Originally Posted by Mr. Hick (Post 2607345)
Do you live in a place where you don't ever personally meet the people that provide home heating fuel?

Home heating fuel? Around here we call that firewood. A decent axe, 2 man crosscut saw and a splitting maul and you get warm when you collect it as well as when you burn it.

Mr. Hick 01-28-2013 10:55 PM

Quote:

Originally Posted by The Flounder (Post 2607351)
Home heating fuel? Around here we call that firewood. A decent axe, 2 man crosscut saw and a splitting maul and you get warm when you collect it as well as when you burn it.

No doubt. My parents burn about 5-6 cord a year for their 1400sq/ft ranch depending on the winter. But, what happens when you have a brutal chill with high winds and you end up cracking a chimney liner from a super cold draft? (has happened) Have you ever called a Mason to replace it on short notice, in bad weather, on a weekend?
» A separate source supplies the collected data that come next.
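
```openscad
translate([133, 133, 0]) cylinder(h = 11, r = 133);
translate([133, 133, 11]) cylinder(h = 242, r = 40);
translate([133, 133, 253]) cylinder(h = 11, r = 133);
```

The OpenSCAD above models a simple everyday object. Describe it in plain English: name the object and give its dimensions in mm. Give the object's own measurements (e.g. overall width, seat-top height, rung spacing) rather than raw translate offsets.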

Depending on the height of the structure you could be looking at 1-3k worth of work. I got away with $600 because I had dead inventors to pay him with. (cold beer and some hot stew helped.)

Any time you have a situation that requires a "trained" professional to come and do you can get away with making a deal with cash. Uncle Sugar is the deciding figure on cost. Cash is king for making sure he doesn't find out.

Luckless 01-29-2013 09:01 PM

I really don't think there can be a very hard and fast number to this. Everyone is going to vary a little in what they need, could use, and can have on hand.

If you are young, just getting started in life, and can barely scrape together a few thousand in savings right this minute, then planning to have 90% of that as cash in your hand might not be the smoothest idea. Its not exactly insured in most cases, so if someone robs you blind or your place goes up in smoke, then you're left in a tricky spot.

The nature of the community you're in, and the spirit of the people you deal with will also impact that amount. How willing are people to let things slide a day or two? How trusting are they? Can you walk into a local store, sign your name at the bottom of a slip, and have no one bat an eye at the idea that you'll be back at the end of the week to settle up?

And don't forget the ultimate in important issues: If you can't use your plastic, are you even going to be able to use cash for it?

Last summer I was up at the mall, passed the kiosk for my internet provider, and remembered that I was going to have to pay my bill sometime that week. I had the paper bill in hand, full payment in cash right down to proper change, but their power was out. They couldn't do anything for me and were waiting for someone to fix it.

I've gone to pay for meals after eating when the power went out, and gotten rather blank stares from the young staff. Not a clue how to properly calculate tax on it, no confidence to get the math right in their head, and no way to open the till so they had a reasonably secure way to store the cash me and the other customers were going to give them. Not to mention the several places with a fully automated 'print on demand' billing system: Power outage means they didn't even have a clue what my order was anymore, let alone how much it was suppose to cost me.

Greenmtnphantom 01-30-2013 09:37 AM

I generally have $30-$50 cash on me financially we aren't in a position right now to have a big slush fund of cash, and anything in the savings. Even though I'm not all that ancient, I'm oldschool enough to know exactly where my checkbook is should I need it. I know some places won't accept checks any more but I've lived in this area long enough that I can get what I need at the local stores with checks if it comes to it.